Мы с мамой молчали. А Лерка вдруг капризно спросила:
— Мы, что ли, значит, никуда не поедем, да? — Она, конечно же, крутилась рядом.
— Ну, почему же, — осторожно утешила мама. — Придумаем что-нибудь. Можно поехать на поезде, только чуть позже, во второй половине августа… Наскребем на билеты.
— А на машине, значит, нельзя?
Мама хотела погладить ее по голове.
— Лера, но ты же слышала, что случилось… У дяди Глеба такая беда…
— Ну, не у нас же, — заявила рассудительная сестрица.
Я почувствовал, что взорвусь, как петарда.
— Валерия, — очень сдержанно сказал я. — Да, не у нас… Вот представь, купили мы машину. Съездили в Крым, катаемся на ней по городу. Иногда берем покататься Глеба Яковлевича. Вместе с сыном. Едем по зеленым окраинам… Справа — цветущие луга, слева — благоустроенное Парамоновское кладбище…
— Клим… — предупредила мама.
— Мама, подожди… Глеб Яковлевич Садовский просит папу: «Останови ненадолго, мы с Ясиком навестим могилку его мамы…» И они идут, а мы ждем в машине. В той самой, которая могла бы спасти маму Ясика, но мы не захотели…
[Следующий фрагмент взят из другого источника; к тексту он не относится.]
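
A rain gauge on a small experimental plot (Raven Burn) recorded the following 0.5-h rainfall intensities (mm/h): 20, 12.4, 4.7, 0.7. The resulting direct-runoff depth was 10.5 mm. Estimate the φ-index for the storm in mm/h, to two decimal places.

Only the 2 blocks with intensity above φ contribute runoff: 20, 12.4 mm/h.
Σ(I−φ)·Δt = d  ⇒  (20+12.4 − 2φ)·0.5 = 10.5
φ = (32.40 − 10.5/0.5) / 2 = 5.70 mm/h.

φ ≈ 5.70 mm/h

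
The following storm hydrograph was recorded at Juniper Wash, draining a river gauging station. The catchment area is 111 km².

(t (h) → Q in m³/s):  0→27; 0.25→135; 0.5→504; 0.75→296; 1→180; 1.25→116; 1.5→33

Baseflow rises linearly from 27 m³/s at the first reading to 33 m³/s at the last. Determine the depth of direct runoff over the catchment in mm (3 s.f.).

Direct runoff: 0.00, 107.00, 475.00, 266.00, 149.00, 84.00, 0.00 m³/s; ΣQ_DR = 1081 m³/s.
V = ΣQ_DR · Δt = 1081 × 900 s = 9.729 × 10^5 m³.
Over A = 111 km², depth = V / A = 8.76 mm.

d ≈ 8.76 mm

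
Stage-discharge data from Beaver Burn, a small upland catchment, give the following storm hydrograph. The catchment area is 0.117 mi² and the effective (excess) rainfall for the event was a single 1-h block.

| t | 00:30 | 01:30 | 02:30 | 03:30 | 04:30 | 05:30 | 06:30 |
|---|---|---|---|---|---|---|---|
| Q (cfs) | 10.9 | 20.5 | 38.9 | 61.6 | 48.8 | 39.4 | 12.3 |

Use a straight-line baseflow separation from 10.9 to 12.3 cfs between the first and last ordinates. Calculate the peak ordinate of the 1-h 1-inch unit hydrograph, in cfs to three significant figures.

U_p ≈ 25.0 cfs

Direct runoff: 0.00, 9.37, 27.53, 50.00, 36.97, 27.33, 0.00 cfs; ΣQ_DR = 151.2 cfs, peak = 50.00 cfs.
Runoff depth d = ΣQ_DR·Δt / A = 151.2 × 3600 / (0.117 mi²) = 2.003 in.
The 1-inch UH is the DRH scaled by (1 in)/d, so U_p = 50.00 × 1/2.003 = 25.0 cfs.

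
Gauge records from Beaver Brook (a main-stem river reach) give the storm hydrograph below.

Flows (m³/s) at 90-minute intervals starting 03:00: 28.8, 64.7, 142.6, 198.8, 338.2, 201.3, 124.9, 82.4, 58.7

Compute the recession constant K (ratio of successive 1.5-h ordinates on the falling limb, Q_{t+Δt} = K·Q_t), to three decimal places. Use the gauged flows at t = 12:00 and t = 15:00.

Using the recession-limb readings at t = 12:00 and t = 15:00: Q falls from 124.9 to 58.7 m³/s over 2 intervals.
K = (Q₂/Q₁)^(1/2) = (58.7/124.9)^(1/2) = 0.686.

K ≈ 0.686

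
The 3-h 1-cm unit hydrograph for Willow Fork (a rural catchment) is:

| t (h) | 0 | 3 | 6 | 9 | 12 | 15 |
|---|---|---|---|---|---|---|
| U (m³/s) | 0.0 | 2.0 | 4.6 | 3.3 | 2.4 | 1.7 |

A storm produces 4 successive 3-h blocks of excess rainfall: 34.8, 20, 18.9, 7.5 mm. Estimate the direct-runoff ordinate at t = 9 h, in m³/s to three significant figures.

By discrete convolution, Q_j = Σ (P_i / 10 mm) · U_{j−i}.
At t = 9 h (j=3): Q = (34.8/10)·3.3 + (20/10)·4.6 + (18.9/10)·2.0 + (7.5/10)·0.0 = 24.5 m³/s.

Q ≈ 24.5 m³/s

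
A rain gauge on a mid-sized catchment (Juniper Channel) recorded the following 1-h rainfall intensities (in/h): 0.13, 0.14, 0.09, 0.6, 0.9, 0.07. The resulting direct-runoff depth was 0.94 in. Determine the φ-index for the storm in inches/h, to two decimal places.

φ ≈ 0.28 in/h

Only the 2 blocks with intensity above φ contribute runoff: 0.6, 0.9 in/h.
Σ(I−φ)·Δt = d  ⇒  (0.6+0.9 − 2φ)·1 = 0.94
φ = (1.500 − 0.94/1) / 2 = 0.28 in/h.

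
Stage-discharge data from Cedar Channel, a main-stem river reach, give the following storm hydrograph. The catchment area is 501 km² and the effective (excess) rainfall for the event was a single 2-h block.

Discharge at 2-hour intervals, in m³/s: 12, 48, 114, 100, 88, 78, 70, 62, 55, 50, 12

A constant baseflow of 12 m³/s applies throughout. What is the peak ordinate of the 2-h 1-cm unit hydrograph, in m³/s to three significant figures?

Direct runoff: 0.0, 36.0, 102.0, 88.0, 76.0, 66.0, 58.0, 50.0, 43.0, 38.0, 0.0 m³/s; ΣQ_DR = 557.0 m³/s, peak = 102.0 m³/s.
Runoff depth d = ΣQ_DR·Δt / A = 557.0 × 7200 / (501 km²) = 8.005 mm.
The 1-cm UH is the DRH scaled by (10 mm)/d, so U_p = 102.0 × 10/8.005 = 127 m³/s.

U_p ≈ 127 m³/s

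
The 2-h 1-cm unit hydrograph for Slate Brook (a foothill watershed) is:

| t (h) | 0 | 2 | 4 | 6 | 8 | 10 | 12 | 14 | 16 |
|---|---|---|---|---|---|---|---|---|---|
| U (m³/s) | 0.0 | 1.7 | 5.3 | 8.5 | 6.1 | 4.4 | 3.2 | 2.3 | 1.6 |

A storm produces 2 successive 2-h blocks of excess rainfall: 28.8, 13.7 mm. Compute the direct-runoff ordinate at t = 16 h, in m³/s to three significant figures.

By discrete convolution, Q_j = Σ (P_i / 10 mm) · U_{j−i}.
At t = 16 h (j=8): Q = (28.8/10)·1.6 + (13.7/10)·2.3 = 7.76 m³/s.

Q ≈ 7.76 m³/s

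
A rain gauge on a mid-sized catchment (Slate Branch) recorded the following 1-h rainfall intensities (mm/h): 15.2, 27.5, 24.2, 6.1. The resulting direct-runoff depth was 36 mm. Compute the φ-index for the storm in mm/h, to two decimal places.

φ ≈ 10.30 mm/h

Only the 3 blocks with intensity above φ contribute runoff: 15.2, 27.5, 24.2 mm/h.
Σ(I−φ)·Δt = d  ⇒  (15.2+27.5+24.2 − 3φ)·1 = 36
φ = (66.90 − 36/1) / 3 = 10.30 mm/h.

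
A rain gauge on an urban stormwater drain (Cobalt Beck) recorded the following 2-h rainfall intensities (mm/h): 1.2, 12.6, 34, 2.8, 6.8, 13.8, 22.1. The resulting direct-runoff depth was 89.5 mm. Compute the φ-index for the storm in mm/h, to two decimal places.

φ ≈ 9.44 mm/h

Only the 4 blocks with intensity above φ contribute runoff: 12.6, 34, 13.8, 22.1 mm/h.
Σ(I−φ)·Δt = d  ⇒  (12.6+34+13.8+22.1 − 4φ)·2 = 89.5
φ = (82.50 − 89.5/2) / 4 = 9.44 mm/h.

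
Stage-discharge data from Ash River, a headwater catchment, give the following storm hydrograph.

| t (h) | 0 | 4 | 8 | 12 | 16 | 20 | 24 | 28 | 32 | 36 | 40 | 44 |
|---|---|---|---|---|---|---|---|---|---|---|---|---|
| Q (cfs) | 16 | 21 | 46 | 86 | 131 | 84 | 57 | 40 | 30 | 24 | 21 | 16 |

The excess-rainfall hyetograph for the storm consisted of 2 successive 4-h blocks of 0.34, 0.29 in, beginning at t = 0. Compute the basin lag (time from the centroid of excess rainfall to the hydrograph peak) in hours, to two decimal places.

Centroid of excess rainfall: t_c = Σ P_i·t̄_i / ΣP_i = 3.8413 h (block centres at 2, 6 h).
Hydrograph peak occurs at t = 16 h, so basin lag t_L = 16 − 3.8413 = 12.16 h.

t_L ≈ 12.16 h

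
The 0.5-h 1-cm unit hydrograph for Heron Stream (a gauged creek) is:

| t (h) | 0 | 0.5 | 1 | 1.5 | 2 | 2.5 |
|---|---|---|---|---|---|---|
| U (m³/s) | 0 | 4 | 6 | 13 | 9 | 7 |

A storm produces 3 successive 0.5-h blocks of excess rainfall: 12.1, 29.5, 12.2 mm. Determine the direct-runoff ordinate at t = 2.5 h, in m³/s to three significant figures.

By discrete convolution, Q_j = Σ (P_i / 10 mm) · U_{j−i}.
At t = 2.5 h (j=5): Q = (12.1/10)·7 + (29.5/10)·9 + (12.2/10)·13 = 50.9 m³/s.

Q ≈ 50.9 m³/s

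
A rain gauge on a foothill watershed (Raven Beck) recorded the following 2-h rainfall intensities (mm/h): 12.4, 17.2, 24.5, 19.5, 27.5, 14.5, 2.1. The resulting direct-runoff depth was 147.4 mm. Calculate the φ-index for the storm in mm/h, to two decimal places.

Only the 6 blocks with intensity above φ contribute runoff: 12.4, 17.2, 24.5, 19.5, 27.5, 14.5 mm/h.
Σ(I−φ)·Δt = d  ⇒  (12.4+17.2+24.5+19.5+27.5+14.5 − 6φ)·2 = 147.4
φ = (115.6 − 147.4/2) / 6 = 6.98 mm/h.

φ ≈ 6.98 mm/h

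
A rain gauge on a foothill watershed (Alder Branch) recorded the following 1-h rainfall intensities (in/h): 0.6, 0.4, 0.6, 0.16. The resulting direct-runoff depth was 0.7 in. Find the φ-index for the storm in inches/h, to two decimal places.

Only the 3 blocks with intensity above φ contribute runoff: 0.6, 0.4, 0.6 in/h.
Σ(I−φ)·Δt = d  ⇒  (0.6+0.4+0.6 − 3φ)·1 = 0.7
φ = (1.600 − 0.7/1) / 3 = 0.30 in/h.

φ ≈ 0.30 in/h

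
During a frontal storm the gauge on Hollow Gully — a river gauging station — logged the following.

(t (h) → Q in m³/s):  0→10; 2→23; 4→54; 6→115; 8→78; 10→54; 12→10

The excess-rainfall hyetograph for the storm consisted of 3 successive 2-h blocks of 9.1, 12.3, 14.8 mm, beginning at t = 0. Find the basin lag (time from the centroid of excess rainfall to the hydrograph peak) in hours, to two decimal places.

t_L ≈ 2.69 h

Centroid of excess rainfall: t_c = Σ P_i·t̄_i / ΣP_i = 3.3149 h (block centres at 1, 3, 5 h).
Hydrograph peak occurs at t = 6 h, so basin lag t_L = 6 − 3.3149 = 2.69 h.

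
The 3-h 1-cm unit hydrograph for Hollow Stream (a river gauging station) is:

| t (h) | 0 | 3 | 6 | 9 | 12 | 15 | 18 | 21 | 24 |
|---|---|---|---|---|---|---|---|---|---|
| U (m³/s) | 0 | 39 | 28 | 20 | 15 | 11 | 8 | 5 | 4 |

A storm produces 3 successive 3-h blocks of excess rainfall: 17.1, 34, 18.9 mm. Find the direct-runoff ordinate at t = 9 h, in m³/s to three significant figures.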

Я думал, она дрогнет. Может, заморгает или хотя бы шмыгнет носом. Но Лерка сказала прежним тоном:
— Ну и что?
Я потер уши (они почему-то захолодели). Я попросил:
— Мама, ты иди, пожалуйста, в комнату… Ну, пожалуйста. На минутку…
И… мама послушалась.
Я в правую руку взял оброненную папой туфлю. Левой рукой развернул Валерию, ухватил ее за куцый подол адидасовского платьица и вляпал подошвой по малиновым колготкам!
Лучше бы я вляпал по фугасу!
Лерка взорвалась яростным ревом! Ее сроду пальчиком не трогали, а тут… Она рванулась из комнаты, вылетела из квартиры, вернулась, сунула ноги в сандалетки и, хлопая подошвами, умчалась вниз по лестнице.
Я сразу обмяк. Ушел к себе, сел на тахту, привалился к спинке — будто театральная кукла, у которой обрезали нитки.
Мама и папа возникли в комнате.
— Что ты с ней сделал?! — отчаянно сказала мама.
— Треснул ниже поясницы.
— Всего-то… — хмыкнул папа. Но мама по нему и по мне прошлась гневными глазами:
— Она такая впечатлительная девочка!
— И стервозная, — уточнил я. Потому что слегка пришел в себя.
— Вы оба изверги, — сообщила мама. — Где теперь ее искать? Надо позвонить ей вслед…
Но Леркин мобильник валялся на подоконнике.
— Нигде не надо искать, — решил папа. — Побегает и придет. Первый раз, что ли? Постоянно шастает со своими дружками.
В самом деле, сестрица не раз гуляла допоздна с приятелями — близняшками Катей и Наташкой и со стриженным смирным Борькой. Скорее всего, и сейчас пошла к ним: искать утешения и прятаться от нас. Назло…
Так мы сначала и решили. И делали вид, что ничего не случилось. Было около семи вечера, на улице еще яркий солнечный свет. Чего тут беспокоиться? Я сидел в своей комнате и притворялся, что читаю Мичио Накамуру (Ринка отдала мне эту книгу насовсем). И каждым нервом прислушивался: не возвращается ли сестренка?
Злости не осталось ни капельки. Наоборот… Ну, какая же я сволочь! Поднял руку на такую кроху!.. Ну, правда, не совсем кроха, девятый год уже, вроде Вермишат, но ведь на них-то я даже не сердился никогда, хотя случалось, что они тоже вредничали. А на собственную сестру… Больше не замахнусь ни разу! Даже голос никогда не повышу! Лишь бы вернулась скорее… Великий ВИП, сделай так, чтобы ничего с ней не случилось!